Black and white image of a young East Asian person with glasses smiling and laughing, looking slightly away from the camera. Photo by Colin Pieters.

I am an openly disabled, multiply neurodivergent advocate, organizer, educator, attorney, strategist, and writer for disability justice and disability rights. For over a decade, my work has largely focused on interpersonal and state violence against multiply-marginalized disabled people living at the intersections of race, class, gender, sexuality, nation, and language.

Currently, I work as Policy Counsel for the Privacy and Data project at the Center for Democracy and Technology; Adjunct Lecturer in Disability Studies for Georgetown University's English Department; and Director of Policy, Advocacy, and External affairs at the Autistic Women and Nonbinary Network. I'm also founder and volunteer director of the Fund for Community Reparations for Autistic People of Color's Interdependence, Survival, and Empowerment. I serve as a founding board member of the Alliance for Citizen Directed Supports, presidential appointee to the American Bar Association's Commission on Disability Rights, and co-chair of the American Bar Association's Section on Civil Rights & Social Justice, Disability Rights Committee.
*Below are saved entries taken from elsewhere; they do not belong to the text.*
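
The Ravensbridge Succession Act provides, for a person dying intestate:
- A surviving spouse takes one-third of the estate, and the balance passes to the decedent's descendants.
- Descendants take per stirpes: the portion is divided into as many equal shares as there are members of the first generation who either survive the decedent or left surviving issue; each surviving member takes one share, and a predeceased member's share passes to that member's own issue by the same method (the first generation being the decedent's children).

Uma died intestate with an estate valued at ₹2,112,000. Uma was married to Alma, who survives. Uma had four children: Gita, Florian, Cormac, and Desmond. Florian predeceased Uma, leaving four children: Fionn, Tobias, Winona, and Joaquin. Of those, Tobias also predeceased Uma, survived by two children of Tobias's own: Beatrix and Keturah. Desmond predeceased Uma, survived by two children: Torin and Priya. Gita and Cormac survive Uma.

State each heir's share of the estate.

Alma: ₹704,000; Gita: ₹352,000; Fionn: ₹88,000; Beatrix: ₹44,000; Keturah: ₹44,000; Winona: ₹88,000; Joaquin: ₹88,000; Cormac: ₹352,000; Torin: ₹176,000; Priya: ₹176,000

Alma takes one-third of ₹2,112,000 = ₹704,000. The remaining ₹1,408,000 passes to the descendants.
The descendants' portion (₹1,408,000) is divided into 4 shares of ₹352,000: Gita and Cormac each take ₹352,000; Florian's ₹352,000 share passes to Florian's issue; Desmond's ₹352,000 share passes to Desmond's issue.
Florian's share (₹352,000) is divided into 4 shares of ₹88,000: Fionn, Winona, and Joaquin each take ₹88,000; Tobias's ₹88,000 share passes to Tobias's issue.
Tobias's share (₹88,000) is divided into 2 shares of ₹44,000: Beatrix and Keturah each take ₹44,000.
Desmond's share (₹352,000) is divided into 2 shares of ₹176,000: Torin and Priya each take ₹176,000.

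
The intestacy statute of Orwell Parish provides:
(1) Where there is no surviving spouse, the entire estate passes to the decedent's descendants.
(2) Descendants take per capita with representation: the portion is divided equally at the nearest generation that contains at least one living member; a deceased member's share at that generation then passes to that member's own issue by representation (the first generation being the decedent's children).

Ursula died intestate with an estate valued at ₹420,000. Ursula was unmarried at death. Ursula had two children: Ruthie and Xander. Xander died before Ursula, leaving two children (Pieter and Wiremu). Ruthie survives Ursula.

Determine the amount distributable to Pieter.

Pieter receives ₹105,000.

The entire ₹420,000 passes to the descendants.
That amount (₹420,000) is divided into 2 shares of ₹210,000: Ruthie takes ₹210,000; Xander's ₹210,000 share passes to Xander's issue.
Xander's share (₹210,000) is divided into 2 shares of ₹105,000: Pieter and Wiremu each take ₹105,000.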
Three years ago, I led publication of the co-edited anthology All the Weight of Our Dreams: On Living Racialized Autism. Previously, I've worked on algorithmic justice and disability at Georgetown Law's Institute for Tech Law & Policy and advocated for educational civil rights for disabled youth as Justice Catalyst Legal Fellow at the Bazelon Center for Mental Health Law. I'm past chairperson of the Massachusetts Developmental Disabilities Council, and former visiting lecturer at Tufts University. My writing appears in numerous community and scholarly publications.